Il viaggio di un gruppo di ragazzi viene interrotto dall'immancabile incidente di percorso. Per rimettere in sesto l'automobile, si addentreranno nello sperduto paese di Ambrose, dall'apparenza disabitato. Incontreranno presto sulla loro strada il museo delle cere locale, e l'inquietante vicenda che circonda la famiglia che lo ha creato e custodito.

Uno spunto affascinante, pur se riciclato, un avvio interessante e con qualche guizzo, uno sviluppo e una conclusione tanto ordinari da essere mediocri. Questo, in sintesi estrema, quello che si può dire di La maschera di cera, debitore nel titolo e in poco altro all'omonimo film del '53 che segnò l'esordio nel genere di sua altezza Vincent Price.

Siamo ovviamente dalle parti degli horror adolescenziali di routine, con un attore che arriva dritto da Dawson's Creek (Murray) e il resto del cast di provenienza quasi uniformemente televisiva, in cui spicca la molto appariscente Paris Hilton, più nota per certe sue “imprese” censurate che per il grande o piccolo schermo. La produzione ha avuto almeno la saggezza di affidarle un ruolo non centrale, quale tappezzeria di lusso per la gioia dei maschietti (ma non sperateci troppo, “poca carnazza, siamo americani”).

L'insieme è passabile, soprattutto nella prima parte. La sceneggiatura non scopre subito tutte le carte, mantenendo a lungo un discreto coinvolgimento, senza bisogno di effettacci, e il prologo sembra promettere bene. Le strade di campagna, il campeggio e il fuoristrada misterioso vi faranno chiedere se il Crystal Lake sia nei paraggi, ma è una ben misera soddisfazione.

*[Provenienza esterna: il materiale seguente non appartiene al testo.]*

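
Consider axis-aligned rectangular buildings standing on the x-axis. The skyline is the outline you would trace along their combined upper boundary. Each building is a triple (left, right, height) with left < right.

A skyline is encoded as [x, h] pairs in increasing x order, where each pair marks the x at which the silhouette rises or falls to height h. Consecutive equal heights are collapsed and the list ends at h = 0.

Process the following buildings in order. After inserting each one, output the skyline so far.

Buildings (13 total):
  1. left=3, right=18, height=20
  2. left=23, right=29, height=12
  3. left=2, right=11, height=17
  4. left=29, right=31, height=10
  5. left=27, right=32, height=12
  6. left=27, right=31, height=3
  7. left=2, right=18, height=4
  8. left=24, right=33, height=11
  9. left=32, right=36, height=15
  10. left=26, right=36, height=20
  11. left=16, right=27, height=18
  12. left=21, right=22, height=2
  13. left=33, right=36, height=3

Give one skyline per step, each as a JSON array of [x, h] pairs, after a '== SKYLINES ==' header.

== SKYLINES ==
[[3,20],[18,0]]
[[3,20],[18,0],[23,12],[29,0]]
[[2,17],[3,20],[18,0],[23,12],[29,0]]
[[2,17],[3,20],[18,0],[23,12],[29,10],[31,0]]
[[2,17],[3,20],[18,0],[23,12],[32,0]]
[[2,17],[3,20],[18,0],[23,12],[32,0]]
[[2,17],[3,20],[18,0],[23,12],[32,0]]
[[2,17],[3,20],[18,0],[23,12],[32,11],[33,0]]
[[2,17],[3,20],[18,0],[23,12],[32,15],[36,0]]
[[2,17],[3,20],[18,0],[23,12],[26,20],[36,0]]
[[2,17],[3,20],[18,18],[26,20],[36,0]]
[[2,17],[3,20],[18,18],[26,20],[36,0]]
[[2,17],[3,20],[18,18],[26,20],[36,0]]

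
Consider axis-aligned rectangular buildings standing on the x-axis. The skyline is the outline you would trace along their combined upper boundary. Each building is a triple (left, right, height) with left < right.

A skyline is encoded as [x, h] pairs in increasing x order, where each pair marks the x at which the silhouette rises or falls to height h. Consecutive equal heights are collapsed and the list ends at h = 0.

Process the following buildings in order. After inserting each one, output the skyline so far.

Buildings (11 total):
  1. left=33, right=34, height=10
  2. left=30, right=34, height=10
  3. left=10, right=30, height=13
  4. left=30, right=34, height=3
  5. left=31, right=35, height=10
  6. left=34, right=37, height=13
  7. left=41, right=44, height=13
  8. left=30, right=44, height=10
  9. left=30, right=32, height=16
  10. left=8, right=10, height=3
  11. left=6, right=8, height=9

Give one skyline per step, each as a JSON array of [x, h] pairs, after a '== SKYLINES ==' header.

== SKYLINES ==
[[33,10],[34,0]]
[[30,10],[34,0]]
[[10,13],[30,10],[34,0]]
[[10,13],[30,10],[34,0]]
[[10,13],[30,10],[35,0]]
[[10,13],[30,10],[34,13],[37,0]]
[[10,13],[30,10],[34,13],[37,0],[41,13],[44,0]]
[[10,13],[30,10],[34,13],[37,10],[41,13],[44,0]]
[[10,13],[30,16],[32,10],[34,13],[37,10],[41,13],[44,0]]
[[8,3],[10,13],[30,16],[32,10],[34,13],[37,10],[41,13],[44,0]]
[[6,9],[8,3],[10,13],[30,16],[32,10],[34,13],[37,10],[41,13],[44,0]]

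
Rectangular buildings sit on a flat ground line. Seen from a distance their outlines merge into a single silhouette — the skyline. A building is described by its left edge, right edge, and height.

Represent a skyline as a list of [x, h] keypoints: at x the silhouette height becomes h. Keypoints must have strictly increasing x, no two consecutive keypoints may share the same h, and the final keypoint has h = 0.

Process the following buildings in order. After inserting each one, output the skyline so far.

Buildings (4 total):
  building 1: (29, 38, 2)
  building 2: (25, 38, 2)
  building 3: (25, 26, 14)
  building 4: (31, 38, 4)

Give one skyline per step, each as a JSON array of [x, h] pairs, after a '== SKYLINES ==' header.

== SKYLINES ==
[[29,2],[38,0]]
[[25,2],[38,0]]
[[25,14],[26,2],[38,0]]
[[25,14],[26,2],[31,4],[38,0]]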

Proseguendo nella visione, il film rivela una crudeltà compiaciuta e alcuni spunti “creativi” nella violenza, affiancati da altri momenti davvero insulsi. La tematica delle statue di cera e il loro uso in chiave horror sono funzionali, tanto da fare della violenza esibita l'unico, debole, punto a favore del film, che lo farà forse apprezzare dai più esigenti in questo senso (la stessa metonimia che risolve il finale è di per sé particolarmente cruda).

Il resto è ordinario, tra rivelazioni improvvise ma telefonate da una decina di minuti, musica modaiola, ferite che guariscono al cambio di scena e un climax finale che crolla su se stesso, in un'esibizione di sfarzo scenografico tutto sommato stucchevole. Un film accettabile solo in momenti di carestia del genere.